Despite the findings from complementation studies indicating the involvement of a single IVD gene in this disorder (Dubiel et al., 1983), analysis of the variant enzyme in 15 IVA fibroblast cell lines showed 5 distinct classes of variants which differed in subunit molecular size. Ikeda et al. (1985) suggested that these variants, in which residual enzyme activity was reduced to 0 to 3% of normal, were caused by point mutations or premature terminations.

In a patient with type I isovaleric acidemia, Vockley et al. (1991) demonstrated a change of thymine-125 to cytosine in the IVD gene, which was predicted to cause a substitution of proline for leucine at position 13 of the mature IVD protein (L13P; 607036.0001).

Since the implementation, in many states and countries, of newborn screening by tandem mass spectrometry, presymptomatic diagnosis of isovaleric acidemia has been possible.

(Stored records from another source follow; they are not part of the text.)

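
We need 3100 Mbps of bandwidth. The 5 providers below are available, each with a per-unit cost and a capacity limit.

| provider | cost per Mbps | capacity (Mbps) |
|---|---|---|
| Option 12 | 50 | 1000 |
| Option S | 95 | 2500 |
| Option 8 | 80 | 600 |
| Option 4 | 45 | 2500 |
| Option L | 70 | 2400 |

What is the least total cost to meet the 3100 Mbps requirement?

142500

Cheapest first:
Option 4 at 45: take all 2500 Mbps — 600 still needed.
Option 12 at 50: take 600 of its 1000 — requirement met.
Option L, Option 8, Option S: unused.
Cost = 2500×45 + 600×50 = 142500.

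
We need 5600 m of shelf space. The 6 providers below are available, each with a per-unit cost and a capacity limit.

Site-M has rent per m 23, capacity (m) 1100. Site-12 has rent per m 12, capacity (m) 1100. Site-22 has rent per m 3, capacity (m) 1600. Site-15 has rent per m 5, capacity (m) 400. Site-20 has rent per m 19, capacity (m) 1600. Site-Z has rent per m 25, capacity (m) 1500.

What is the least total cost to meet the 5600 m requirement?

Fill from the cheapest provider first.
Site-22 at 3: take all 1600 m — 4000 still needed.
Site-15 (5): use full 400 — 3600 m to go.
Site-12 (12): use full 1100 — 2500 m to go.
Site-20 (19): use full 1600 — 900 m to go.
Take 900 from Site-M at 23 to finish.
Site-Z: unused.
Cost = 1600×3 + 400×5 + 1100×12 + 1600×19 + 900×23 = 71100.

71100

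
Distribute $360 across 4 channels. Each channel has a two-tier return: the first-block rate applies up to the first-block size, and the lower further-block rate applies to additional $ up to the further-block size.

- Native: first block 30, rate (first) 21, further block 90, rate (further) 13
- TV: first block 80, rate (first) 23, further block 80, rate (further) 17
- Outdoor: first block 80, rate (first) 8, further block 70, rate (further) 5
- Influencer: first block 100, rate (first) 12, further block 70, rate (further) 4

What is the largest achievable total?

Order all 8 blocks by rate: TV/tier1 23 > Native/tier1 21 > TV/tier2 17 > Native/tier2 13 > Influencer/tier1 12 > Outdoor/tier1 8 > Outdoor/tier2 5 > Influencer/tier2 4.
TV tier1 at 23: fill all 80 → 280 left.
Native tier1 at 21: fill all 30 → 250 left.
Fill TV tier2 block (80 at 17) → 170 left.
Native/tier2 (13): +90 → 80 left.
80 remain; put them into Influencer tier1 at 12.
Total = 23×80 + 21×30 + 17×80 + 13×90 + 12×80 = 5960.

5960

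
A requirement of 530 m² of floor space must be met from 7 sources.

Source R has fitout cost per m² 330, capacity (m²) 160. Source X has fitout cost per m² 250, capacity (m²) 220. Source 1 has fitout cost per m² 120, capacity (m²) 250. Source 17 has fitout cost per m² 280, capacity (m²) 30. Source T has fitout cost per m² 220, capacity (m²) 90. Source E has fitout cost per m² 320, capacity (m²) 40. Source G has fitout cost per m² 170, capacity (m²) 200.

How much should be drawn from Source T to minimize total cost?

Use sources in increasing cost order.
Take 250 from Source 1 at 120 → need 280 more.
Source G at 170: take all 200 m² → 80 still needed.
Source T at 220: take 80 of its 90 → requirement met.
Source X, Source 17, Source E, Source R: unused.

80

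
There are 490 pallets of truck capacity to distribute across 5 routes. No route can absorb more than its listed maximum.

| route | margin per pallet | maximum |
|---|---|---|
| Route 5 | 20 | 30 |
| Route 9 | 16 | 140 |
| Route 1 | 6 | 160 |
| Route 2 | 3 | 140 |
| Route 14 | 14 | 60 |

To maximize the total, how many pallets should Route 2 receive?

100

Rank by margin per pallet: Route 5 20 > Route 9 16 > Route 14 14 > Route 1 6 > Route 2 3.
Give Route 5 30 to hit its cap of 30 ; 460 left.
Route 9 takes 140 to reach its cap of 140 ; 320 left.
Route 14: +60 to 60 (cap) ; 260 left.
Route 1 takes 160 to reach its cap of 160 ; 100 left.
Route 2 has room for 140 but only 100 remain, so it gets 100.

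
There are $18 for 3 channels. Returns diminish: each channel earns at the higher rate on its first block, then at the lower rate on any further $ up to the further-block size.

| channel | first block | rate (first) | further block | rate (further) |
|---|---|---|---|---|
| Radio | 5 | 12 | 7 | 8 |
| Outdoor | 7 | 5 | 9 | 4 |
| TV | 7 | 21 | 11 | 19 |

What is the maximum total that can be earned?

Treat each block as its own option and order by rate: TV/tier1 21 > TV/tier2 19 > Radio/tier1 12 > Radio/tier2 8 > Outdoor/tier1 5 > Outdoor/tier2 4.
Fill TV tier1 block (7 at 21) → 11 left.
Fill TV tier2 block (11 at 19) → 0 left.
Total = 21×7 + 19×11 = 356.

356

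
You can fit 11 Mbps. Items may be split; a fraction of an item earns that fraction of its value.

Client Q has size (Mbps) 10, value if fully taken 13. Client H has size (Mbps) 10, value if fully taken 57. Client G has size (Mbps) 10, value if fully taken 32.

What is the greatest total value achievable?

60.2

Sort by value density: Client H 57/10≈5.7, Client G 32/10≈3.2, Client Q 13/10≈1.3.
Take all of Client H (10 Mbps, value 57) → 1 Mbps left.
1 Mbps left: a 1/10 share of Client G gives 32×1/10 = 3.2.
Total value = 60.2.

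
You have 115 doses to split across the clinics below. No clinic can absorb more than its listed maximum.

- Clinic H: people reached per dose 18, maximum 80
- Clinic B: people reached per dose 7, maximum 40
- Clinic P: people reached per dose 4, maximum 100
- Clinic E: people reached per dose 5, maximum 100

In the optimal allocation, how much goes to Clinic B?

35

Order the clinics by people reached per dose: Clinic H 18 > Clinic B 7 > Clinic E 5 > Clinic P 4.
Clinic H takes 80 to reach its cap of 80 — 35 left.
Only 35 left; Clinic B takes them to reach 35.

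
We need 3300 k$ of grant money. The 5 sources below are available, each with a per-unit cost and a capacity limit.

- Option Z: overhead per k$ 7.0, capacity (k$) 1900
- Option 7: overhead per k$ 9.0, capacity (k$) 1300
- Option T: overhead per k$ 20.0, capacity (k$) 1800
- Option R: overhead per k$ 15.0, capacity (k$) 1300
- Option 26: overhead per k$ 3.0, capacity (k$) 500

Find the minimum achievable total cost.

Cheapest first:
Option 26 at 3.0: take all 500 k$ → 2800 still needed.
Option Z at 7.0: take all 1900 k$ → 900 still needed.
Option 7 at 9.0: take 900 of its 1300 → requirement met.
Option R, Option T: unused.
Cost = 500×3.0 + 1900×7.0 + 900×9.0 = 22900.

22900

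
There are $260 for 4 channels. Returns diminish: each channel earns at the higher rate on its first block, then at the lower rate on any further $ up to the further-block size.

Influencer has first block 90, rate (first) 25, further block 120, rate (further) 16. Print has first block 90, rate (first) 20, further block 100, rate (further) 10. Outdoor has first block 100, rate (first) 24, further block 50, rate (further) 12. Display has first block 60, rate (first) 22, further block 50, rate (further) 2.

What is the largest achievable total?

Order all 8 blocks by rate: Influencer/first 25 > Outdoor/first 24 > Display/first 22 > Print/first 20 > Influencer/second 16 > Outdoor/second 12 > Print/second 10 > Display/second 2.
Influencer first at 25: fill all 90 → 170 left.
Outdoor/first (24): +100 → 70 left.
Fill Display first block (60 at 22) → 10 left.
Print/first: +10 of 90 at 20; pool empty.
Total = 25×90 + 24×100 + 22×60 + 20×10 = 6170.

6170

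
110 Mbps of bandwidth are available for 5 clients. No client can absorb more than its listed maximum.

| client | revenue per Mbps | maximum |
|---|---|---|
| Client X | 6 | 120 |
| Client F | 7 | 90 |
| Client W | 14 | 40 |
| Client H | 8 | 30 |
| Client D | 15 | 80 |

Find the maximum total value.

Highest revenue per Mbps first: Client D 15 > Client W 14 > Client H 8 > Client F 7 > Client X 6.
Client D: +80 to 80 (cap) — 30 left.
Client W: +30 (room for 40) → 30. Pool exhausted.
Total = 14×30 + 15×80 = 1620.

1620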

Molecular genetic analysis of the IVD gene in 19 subjects whose condition was detected through newborn screening led to the identification of 1 recurring mutation, 932C-T (A282V; 607036.0007) in 47% of mutant alleles (Ensenauer et al., 2004). Surprisingly, family studies identified 6 healthy older sibs with identical genotype and biochemical evidence of isovaleric acidemia. The findings indicated the frequent occurrence of a novel mild and potentially asymptomatic phenotype of IVA. This has significant consequences for patient management and counseling.